Cult Cinema: The Strangeness (1985) - Reviewed

Courtesy of Code Red

Somewhere between Mario Bava’s monster-movie debut Caltiki – The Immortal Monster and Neil Marshall’s cave dwelling The Descent lies Melanie Anne Phillips’ microbudget indie mining-horror gem The Strangeness, a do-it-yourself gathering of friends kind of film production that does a lot with very little.  

A literal 16mm backyard production about a group of miners in search of gold who end up being attacked by a strange tentacled creature dwelling therein, this low budget suspense thriller while occasionally campy with some relatively silly vistas of a Claymation creature winds up being a really cool and entertaining monster movie with many tricks up its sleeves.  Moreover, like Sam Raimi’s original The Evil Dead it brought together a group of talents who worked on the shoestring with limited means to produce some surprisingly effective thrills.

 
An ensemble piece featuring two of the film’s producers who also served as soundtrack composers and effects artists (truly a familial labor of love spoken of the same DIY breath as Shinya Tsukamoto), The Strangeness zeroes in on a team of nine people navigating their way through the original Gold Mine in search of untold riches.  

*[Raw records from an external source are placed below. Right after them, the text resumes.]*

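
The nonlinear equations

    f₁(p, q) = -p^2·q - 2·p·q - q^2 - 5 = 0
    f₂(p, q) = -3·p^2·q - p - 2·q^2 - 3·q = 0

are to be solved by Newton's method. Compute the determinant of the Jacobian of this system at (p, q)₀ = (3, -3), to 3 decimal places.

45.000

J = [[-2·p·q - 2·q, -p^2 - 2·p - 2·q], [-6·p·q - 1, -3·p^2 - 4·q - 3]].
At the point, J = [[24.000, -9.000], [53.000, -18.000]].
det J = 45.000.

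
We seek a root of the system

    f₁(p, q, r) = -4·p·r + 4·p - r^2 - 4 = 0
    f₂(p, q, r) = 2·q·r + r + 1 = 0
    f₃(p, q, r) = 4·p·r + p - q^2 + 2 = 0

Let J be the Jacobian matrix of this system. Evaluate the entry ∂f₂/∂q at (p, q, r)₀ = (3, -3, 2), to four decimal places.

4.0000

∂f₂/∂q = 2·r.
At (3, -3, 2) this is 4.0000.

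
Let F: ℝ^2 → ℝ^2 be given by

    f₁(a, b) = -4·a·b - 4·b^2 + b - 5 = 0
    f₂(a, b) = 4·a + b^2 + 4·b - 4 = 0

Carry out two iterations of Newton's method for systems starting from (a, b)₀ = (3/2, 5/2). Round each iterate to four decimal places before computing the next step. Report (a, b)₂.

(-3.4778, 2.7803)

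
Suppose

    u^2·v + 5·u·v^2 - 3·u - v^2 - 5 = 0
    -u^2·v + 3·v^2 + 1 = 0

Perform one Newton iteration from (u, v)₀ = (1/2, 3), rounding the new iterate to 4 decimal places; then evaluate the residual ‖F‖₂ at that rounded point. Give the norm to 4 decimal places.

7.1859

At (1/2, 3): F = (7.7500, 27.2500).
Jacobian J = [[2·u·v + 5·v^2 - 3, u^2 + 10·u·v - 2·v], [-2·u·v, -u^2 + 6·v]].
At the point, J = [[45.0000, 9.2500], [-3.0000, 17.7500]] (det J = 826.5000).
Solving J·Δ = −F gives Δ = (0.1385, -1.5118).
Then the next iterate is (u, v)₁ = (0.6385, 1.4882).
Re-evaluating at (0.6385, 1.4882): F = (-1.452971, 7.037505), so ‖F‖₂ = 7.1859.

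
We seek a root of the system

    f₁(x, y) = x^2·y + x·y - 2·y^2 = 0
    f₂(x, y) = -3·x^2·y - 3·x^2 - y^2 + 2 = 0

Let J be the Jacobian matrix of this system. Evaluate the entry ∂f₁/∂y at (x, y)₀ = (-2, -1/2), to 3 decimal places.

∂f₁/∂y = x^2 + x - 4·y.
At (-2, -1/2) this is 4.000.

4.000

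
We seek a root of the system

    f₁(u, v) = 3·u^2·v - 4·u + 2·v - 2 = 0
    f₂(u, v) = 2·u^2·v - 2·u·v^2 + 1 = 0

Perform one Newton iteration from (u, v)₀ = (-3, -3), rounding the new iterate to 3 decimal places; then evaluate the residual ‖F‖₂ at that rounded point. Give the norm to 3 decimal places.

22.794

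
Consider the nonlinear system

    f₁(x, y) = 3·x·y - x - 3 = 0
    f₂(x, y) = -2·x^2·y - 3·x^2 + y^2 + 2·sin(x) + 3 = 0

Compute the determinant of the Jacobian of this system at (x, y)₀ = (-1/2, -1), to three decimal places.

J = [[3·y - 1, 3·x], [-4·x·y - 6·x + 2·cos(x), -2·x^2 + 2·y]].
At the point, J = [[-4.000, -1.500], [2.75517, -2.500]].
det J = 14.133.

14.133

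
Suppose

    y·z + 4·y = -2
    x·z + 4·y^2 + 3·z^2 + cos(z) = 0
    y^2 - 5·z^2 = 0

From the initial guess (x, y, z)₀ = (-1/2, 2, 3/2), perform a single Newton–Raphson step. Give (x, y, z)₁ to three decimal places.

At (-1/2, 2, 3/2): F = (13.000, 22.07074, -7.250).
Jacobian J = [[0, z + 4, y], [z, 8·y, x + 6·z - sin(z)], [0, 2·y, -10·z]].
At the point, J = [[0.000, 5.500, 2.000], [1.500, 16.000, 7.50251], [0.000, 4.000, -15.000]] (det J = 135.750).
Solving J·Δ = −F gives Δ = (11.638, -1.994, -1.015).
Then the next iterate is (x, y, z)₁ = (11.138, 0.006, 0.485).

(11.138, 0.006, 0.485)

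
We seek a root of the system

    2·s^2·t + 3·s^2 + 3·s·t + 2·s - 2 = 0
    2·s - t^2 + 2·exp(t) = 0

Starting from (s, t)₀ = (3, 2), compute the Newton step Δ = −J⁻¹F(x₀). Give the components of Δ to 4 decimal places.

(-0.9551, -1.3795)

At (3, 2): F = (85.0000, 16.778112).
Jacobian J = [[4·s·t + 6·s + 3·t + 2, 2·s^2 + 3·s], [2, -2·t + 2·exp(t)]].
At the point, J = [[50.0000, 27.0000], [2.0000, 10.778112]] (det J = 484.905610).
Solving J·Δ = −F gives Δ = (-0.9551, -1.3795).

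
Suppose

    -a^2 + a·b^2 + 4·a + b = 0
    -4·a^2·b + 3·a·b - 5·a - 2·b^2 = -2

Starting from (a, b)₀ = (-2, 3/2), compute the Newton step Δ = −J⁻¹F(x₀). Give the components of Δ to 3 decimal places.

At (-2, 3/2): F = (-15.000, -25.500).
Jacobian J = [[-2·a + b^2 + 4, 2·a·b + 1], [-8·a·b + 3·b - 5, -4·a^2 + 3·a - 4·b]].
At the point, J = [[10.250, -5.000], [23.500, -28.000]] (det J = -169.500).
Solving J·Δ = −F gives Δ = (1.726, 0.538).

(1.726, 0.538)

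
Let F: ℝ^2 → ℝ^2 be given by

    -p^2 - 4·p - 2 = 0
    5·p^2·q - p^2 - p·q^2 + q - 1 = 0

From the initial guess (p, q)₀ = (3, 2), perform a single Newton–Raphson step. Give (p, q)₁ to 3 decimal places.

(0.700, 3.324)

At (3, 2): F = (-23.000, 70.000).
Jacobian J = [[-2·p - 4, 0], [10·p·q - 2·p - q^2, 5·p^2 - 2·p·q + 1]].
At the point, J = [[-10.000, 0.000], [50.000, 34.000]] (det J = -340.000).
Solving J·Δ = −F gives Δ = (-2.300, 1.324).
Then the next iterate is (p, q)₁ = (0.700, 3.324).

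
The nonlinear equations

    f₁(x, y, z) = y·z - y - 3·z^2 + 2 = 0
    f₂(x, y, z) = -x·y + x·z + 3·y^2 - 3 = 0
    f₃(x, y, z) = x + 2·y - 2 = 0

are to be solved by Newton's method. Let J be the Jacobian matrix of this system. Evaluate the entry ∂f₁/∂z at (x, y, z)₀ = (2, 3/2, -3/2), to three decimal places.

10.500

∂f₁/∂z = y - 6·z.
At (2, 3/2, -3/2) this is 10.500.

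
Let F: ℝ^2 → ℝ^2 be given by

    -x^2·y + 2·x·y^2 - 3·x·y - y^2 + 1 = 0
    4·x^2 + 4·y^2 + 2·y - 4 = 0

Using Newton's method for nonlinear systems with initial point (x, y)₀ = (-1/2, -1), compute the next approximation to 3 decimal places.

At (-1/2, -1): F = (-2.250, -1.000).
Jacobian J = [[-2·x·y + 2·y^2 - 3·y, -x^2 + 4·x·y - 3·x - 2·y], [8·x, 8·y + 2]].
At the point, J = [[4.000, 5.250], [-4.000, -6.000]] (det J = -3.000).
Solving J·Δ = −F gives Δ = (6.250, -4.333).
Then the next iterate is (x, y)₁ = (5.750, -5.333).

(5.750, -5.333)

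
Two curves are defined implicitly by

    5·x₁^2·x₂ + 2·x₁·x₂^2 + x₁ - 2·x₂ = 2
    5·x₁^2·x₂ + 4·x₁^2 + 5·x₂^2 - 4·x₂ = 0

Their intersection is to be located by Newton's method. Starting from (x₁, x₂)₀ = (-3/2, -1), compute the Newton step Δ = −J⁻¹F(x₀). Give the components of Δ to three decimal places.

(-0.626, 1.772)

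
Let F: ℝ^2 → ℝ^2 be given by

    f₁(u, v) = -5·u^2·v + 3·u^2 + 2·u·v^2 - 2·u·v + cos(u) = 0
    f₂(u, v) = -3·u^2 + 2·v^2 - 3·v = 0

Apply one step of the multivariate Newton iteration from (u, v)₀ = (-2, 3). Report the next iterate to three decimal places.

(-1.249, 2.333)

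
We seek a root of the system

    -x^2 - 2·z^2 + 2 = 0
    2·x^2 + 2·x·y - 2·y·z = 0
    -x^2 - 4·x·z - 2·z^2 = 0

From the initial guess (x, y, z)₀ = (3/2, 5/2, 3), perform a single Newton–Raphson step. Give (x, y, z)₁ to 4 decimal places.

(0.4643, -0.1944, 1.7381)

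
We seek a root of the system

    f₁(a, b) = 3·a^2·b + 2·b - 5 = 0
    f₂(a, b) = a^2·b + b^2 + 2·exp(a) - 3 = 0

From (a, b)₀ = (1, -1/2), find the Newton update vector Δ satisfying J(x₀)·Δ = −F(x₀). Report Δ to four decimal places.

At (1, -1/2): F = (-7.5000, 2.186564).
Jacobian J = [[6·a·b, 3·a^2 + 2], [2·a·b + 2·exp(a), a^2 + 2·b]].
At the point, J = [[-3.0000, 5.0000], [4.436564, 0.0000]] (det J = -22.182818).
Solving J·Δ = −F gives Δ = (-0.4929, 1.2043).

(-0.4929, 1.2043)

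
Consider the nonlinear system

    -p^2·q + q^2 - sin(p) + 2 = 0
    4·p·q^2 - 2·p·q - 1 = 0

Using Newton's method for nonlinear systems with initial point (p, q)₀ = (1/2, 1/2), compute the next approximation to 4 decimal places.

(2.2390, 1.5000)

At (1/2, 1/2): F = (1.645574, -1.0000).
Jacobian J = [[-2·p·q - cos(p), -p^2 + 2·q], [4·q^2 - 2·q, 8·p·q - 2·p]].
At the point, J = [[-1.377583, 0.7500], [0.0000, 1.0000]] (det J = -1.377583).
Solving J·Δ = −F gives Δ = (1.7390, 1.0000).
Then the next iterate is (p, q)₁ = (2.2390, 1.5000).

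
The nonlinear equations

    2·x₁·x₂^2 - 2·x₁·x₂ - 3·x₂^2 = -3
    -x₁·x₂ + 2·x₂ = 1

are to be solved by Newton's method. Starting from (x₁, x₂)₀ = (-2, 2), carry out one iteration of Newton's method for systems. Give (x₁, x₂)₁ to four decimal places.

At (-2, 2): F = (-17.0000, 7.0000).
Jacobian J = [[2·x₂^2 - 2·x₂, 4·x₁·x₂ - 2·x₁ - 6·x₂], [-x₂, -x₁ + 2]].
At the point, J = [[4.0000, -24.0000], [-2.0000, 4.0000]] (det J = -32.0000).
Solving J·Δ = −F gives Δ = (3.1250, -0.1875).
Then the next iterate is (x₁, x₂)₁ = (1.1250, 1.8125).

(1.1250, 1.8125)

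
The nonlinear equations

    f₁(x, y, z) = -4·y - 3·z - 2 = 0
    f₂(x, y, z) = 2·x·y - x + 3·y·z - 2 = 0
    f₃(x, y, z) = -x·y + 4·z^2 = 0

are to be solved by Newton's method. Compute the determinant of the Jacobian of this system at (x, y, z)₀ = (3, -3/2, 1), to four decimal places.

J = [[0, -4, -3], [2·y - 1, 2·x + 3·z, 3·y], [-y, -x, 8·z]].
At the point, J = [[0.0000, -4.0000, -3.0000], [-4.0000, 9.0000, -4.5000], [1.5000, -3.0000, 8.0000]].
det J = -96.5000.

-96.5000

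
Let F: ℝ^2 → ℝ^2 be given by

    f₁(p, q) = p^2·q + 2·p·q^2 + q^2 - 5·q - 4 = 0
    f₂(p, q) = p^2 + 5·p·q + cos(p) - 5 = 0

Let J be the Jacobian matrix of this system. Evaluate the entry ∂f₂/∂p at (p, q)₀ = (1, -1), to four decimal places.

-3.8415

∂f₂/∂p = 2·p + 5·q - sin(p).
At (1, -1) this is -3.8415.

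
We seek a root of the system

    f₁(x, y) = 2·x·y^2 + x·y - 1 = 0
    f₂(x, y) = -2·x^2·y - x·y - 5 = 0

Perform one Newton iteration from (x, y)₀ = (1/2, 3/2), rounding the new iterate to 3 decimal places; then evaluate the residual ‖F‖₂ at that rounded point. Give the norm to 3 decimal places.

At (1/2, 3/2): F = (2.000, -6.500).
Jacobian J = [[2·y^2 + y, 4·x·y + x], [-4·x·y - y, -2·x^2 - x]].
At the point, J = [[6.000, 3.500], [-4.500, -1.000]] (det J = 9.750).
Solving J·Δ = −F gives Δ = (-2.128, 3.077).
Then the next iterate is (x, y)₁ = (-1.628, 4.577).
Re-evaluating at (-1.628, 4.577): F = (-76.66107, -21.81026), so ‖F‖₂ = 79.703.

79.703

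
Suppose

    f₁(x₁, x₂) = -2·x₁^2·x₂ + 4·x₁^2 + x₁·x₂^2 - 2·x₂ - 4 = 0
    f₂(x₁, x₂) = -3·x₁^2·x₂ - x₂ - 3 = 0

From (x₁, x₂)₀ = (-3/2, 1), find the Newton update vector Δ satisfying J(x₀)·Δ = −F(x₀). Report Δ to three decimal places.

(0.635, -0.650)

At (-3/2, 1): F = (-3.000, -10.750).
Jacobian J = [[-4·x₁·x₂ + 8·x₁ + x₂^2, -2·x₁^2 + 2·x₁·x₂ - 2], [-6·x₁·x₂, -3·x₁^2 - 1]].
At the point, J = [[-5.000, -9.500], [9.000, -7.750]] (det J = 124.250).
Solving J·Δ = −F gives Δ = (0.635, -0.650).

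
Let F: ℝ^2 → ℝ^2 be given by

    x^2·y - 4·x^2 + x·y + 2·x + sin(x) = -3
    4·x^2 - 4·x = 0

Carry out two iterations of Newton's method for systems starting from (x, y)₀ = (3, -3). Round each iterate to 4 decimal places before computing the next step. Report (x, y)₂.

(1.2462, -1.4112)

At (3, -3): F = (-62.858880, 24.0000).
Jacobian J = [[2·x·y - 8·x + y + cos(x) + 2, x^2 + x], [8·x - 4, 0]].
At the point, J = [[-43.989992, 12.0000], [20.0000, 0.0000]] (det J = -240.0000).
Solving J·Δ = −F gives Δ = (-1.2000, 0.8392).
Then the next iterate is (x, y)₁ = (1.8000, -2.1608).
Round to (1.8000, -2.1608) and repeat: F = (-16.276584, 5.7600), J = [[-22.566882, 5.0400], [10.4000, 0.0000]].
Δ = (-0.5538, 0.7496), so (x, y)₂ = (1.2462, -1.4112).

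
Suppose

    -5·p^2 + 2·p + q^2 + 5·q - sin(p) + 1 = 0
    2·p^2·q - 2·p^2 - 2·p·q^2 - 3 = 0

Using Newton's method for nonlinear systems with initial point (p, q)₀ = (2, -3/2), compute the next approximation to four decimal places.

(0.8133, -1.3537)

At (2, -3/2): F = (-21.159297, -32.0000).
Jacobian J = [[-10·p - cos(p) + 2, 2·q + 5], [4·p·q - 4·p - 2·q^2, 2·p^2 - 4·p·q]].
At the point, J = [[-17.583853, 2.0000], [-24.5000, 20.0000]] (det J = -302.677063).
Solving J·Δ = −F gives Δ = (-1.1867, 0.1463).
Then the next iterate is (p, q)₁ = (0.8133, -1.3537).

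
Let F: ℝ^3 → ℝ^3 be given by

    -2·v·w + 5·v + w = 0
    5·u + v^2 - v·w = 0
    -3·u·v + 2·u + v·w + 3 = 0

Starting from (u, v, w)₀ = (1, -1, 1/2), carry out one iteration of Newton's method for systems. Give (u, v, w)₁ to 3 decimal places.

(-0.150, -0.500, 1.000)

At (1, -1, 1/2): F = (-3.500, 6.500, 7.500).
Jacobian J = [[0, -2·w + 5, -2·v + 1], [5, 2·v - w, -v], [-3·v + 2, -3·u + w, v]].
At the point, J = [[0.000, 4.000, 3.000], [5.000, -2.500, 1.000], [5.000, -2.500, -1.000]] (det J = 40.000).
Solving J·Δ = −F gives Δ = (-1.150, 0.500, 0.500).
Then the next iterate is (u, v, w)₁ = (-0.150, -0.500, 1.000).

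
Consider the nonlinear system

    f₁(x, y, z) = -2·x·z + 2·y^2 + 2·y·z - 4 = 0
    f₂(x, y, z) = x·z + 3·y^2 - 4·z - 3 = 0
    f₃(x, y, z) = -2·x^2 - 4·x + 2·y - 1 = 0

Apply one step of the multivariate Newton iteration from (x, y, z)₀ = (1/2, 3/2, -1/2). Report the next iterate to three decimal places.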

The trouble is they’re immediately lost and cut off by recurring cave-ins as they continue to try and blast their way out.  As supplies run out and morale dissipates, they soon discover there’s something else, a mythical otherworldly tentacled creature that frankly looks like a hermaphroditic penis replete with a vaginal mouth that bites off the heads of its victims.  Think of Carlo Rambaldi’s inhuman sexual beast slithering about in Andrzej Zulawski’s Possession done by Lee Hardcastle and you have a rough idea of what’s in store.
 
Though clearly a made-for-nothing cheapie that takes a little while to get going, with a number of expository scenes that could’ve been trimmed, The Strangeness somehow still manages to pack a minor punch by playing heavily with red light, shadow, claustrophobic corridors and subliminal strobing in key scenes.  


Yes for the most part the scenes of the vaginalpenis monster will trigger laughs particularly when you see it eating up a human that looks like an action figure prototype but all the scenes in between, compounded with a surprisingly hip and moody synth soundtrack it all sort of gels together in a way that works anyway.  Fans of the ensemble cast thriller will find much to enjoy with the sense of encroaching suffocating danger being created somehow in someone’s backyard.  Scenes of caves inner corridors, as it turns out, were just handfuls of tin foil plastered on the walls of the filmmakers’ garages.
 
Initially composed for theatrical release in 1979 before being shuffled around a mishandled distribution deal that sent the film straight to VHS obscurity in 1985, The Strangeness was pretty much forgotten until being rescued by Code Red DVD in the early 2000s.  Interestingly the film’s director in the years since came out as transgender, transitioning to Melanie Anne Phillips and becoming herself a major proponent of trans rights.  


Looking at the film’s monster now, the developments make sense and no doubt some might reevaluate the film as allegorical about the fears of coming out with the monster possibly being a white elephant in the room?  A then unknown early entry in what would or would not become the proliferation of distinctly LGBTQ oriented horror, the realisateur’s own personal changes invariably further enhance the mythology surrounding this made-for-nothing cheapie turned minor cult favorite ripe for rediscovery from fans of regional exploitation that doesn’t necessarily need all the money in the world for it to give you a little kick.